Ce point d’auto-critique est même injuste. Si l’histoire ne prend par fin dans une conclusion amoureuse, de petites scènes sensibles évoquent la promesse d’une telle conclusion dans une de futures épisodes. L’auteur sait bien garder la tension ; on verra Peter et Eléanore seuls blottis dans un coin et Eléanore se penchant sur lui et lui chuchotant à l’oreille – quoi, au juste ? On le le saura pas, l’interruption classique survient. Mais le lecteur déguste avec plaisir cette nouvelle miette pour nourrir son espérance.

En somme, ce livre présente une action qui, pour le général, sait intriguer le lecteur et lui donne envie d’en connaître la suite.

Quant à l’écriture, deux niveaux d’auto-conscience sont constamment présents. L’un saute péniblement aux yeux et exerce un effet fatiguant. L’autre, au contraire, est plus discret et ne surgit à la superficie du texte que dans de rares moments, comme dans cet exemple d’auto-critique discuté ici ; mais ce niveau met en évidence une écriture moderne et ironique, encadrant parfaitement avec la finalité humoristique du texte. Et l’un niveau, par sa surprenante fraîcheur, achève de rendre plus flexible, plus allègre même la pesanteur sclérosée de l’autre.

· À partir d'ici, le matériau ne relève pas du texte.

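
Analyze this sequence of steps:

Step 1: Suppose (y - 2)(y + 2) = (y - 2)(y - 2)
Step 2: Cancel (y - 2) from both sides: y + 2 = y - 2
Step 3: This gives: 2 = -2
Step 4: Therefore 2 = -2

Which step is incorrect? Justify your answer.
Step 2: Cancel (y - 2) from both sides: y + 2 = y - 2

Step 2 cancels (y - 2) from both sides. This is only valid if (y - 2) ≠ 0, i.e., y ≠ 2. When y = 2, both sides equal zero regardless of the other factors. The correct approach requires considering y = 2 as a separate case.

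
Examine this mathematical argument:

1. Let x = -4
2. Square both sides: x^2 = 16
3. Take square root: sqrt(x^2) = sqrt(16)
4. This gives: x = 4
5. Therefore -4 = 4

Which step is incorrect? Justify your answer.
Step 4: This gives: x = 4

Step 4 incorrectly states that sqrt(x^2) = x. The correct identity is sqrt(x^2) = |x|. Since x = -4 < 0, we have sqrt(x^2) = |-4| = 4, not x = -4.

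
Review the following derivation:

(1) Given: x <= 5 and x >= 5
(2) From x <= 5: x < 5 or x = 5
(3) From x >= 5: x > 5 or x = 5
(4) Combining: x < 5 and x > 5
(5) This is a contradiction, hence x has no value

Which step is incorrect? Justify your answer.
Step 4: Combining: x < 5 and x > 5

Step 4 incorrectly combines the conditions. From x <= 5 and x >= 5, the intersection is x = 5. The error treats the 'or' cases as 'and' requirements. The correct conclusion is that x = 5 is the unique solution, not that no solution exists.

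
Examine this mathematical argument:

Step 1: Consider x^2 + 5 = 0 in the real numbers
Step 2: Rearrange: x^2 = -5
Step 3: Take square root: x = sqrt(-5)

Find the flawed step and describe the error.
Step 3: Take square root: x = sqrt(-5)

Step 3 takes the square root of -5, which is negative. In the real number system, the square root of a negative number is undefined. The equation x^2 + 5 = 0 has no real solutions. Square roots of negative numbers only exist in the complex numbers.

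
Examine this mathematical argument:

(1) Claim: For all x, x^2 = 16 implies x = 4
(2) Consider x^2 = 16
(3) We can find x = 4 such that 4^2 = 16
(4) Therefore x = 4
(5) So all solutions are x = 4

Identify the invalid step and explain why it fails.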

Donc, pour garder ma critique dans les justes proportions : c’est un bon livre et je souhaite savoir comment son histoire, l’histoire de Peter (et de Eléanore), va continuer.

 

Évaluation : 3 de 5 étoiles

 

Lien avec le site Internet de l’auteur (distribution directe de la première épisode par l’auteur)
Lien avec Amazon.fr (format Kindle, broché aussi disponible)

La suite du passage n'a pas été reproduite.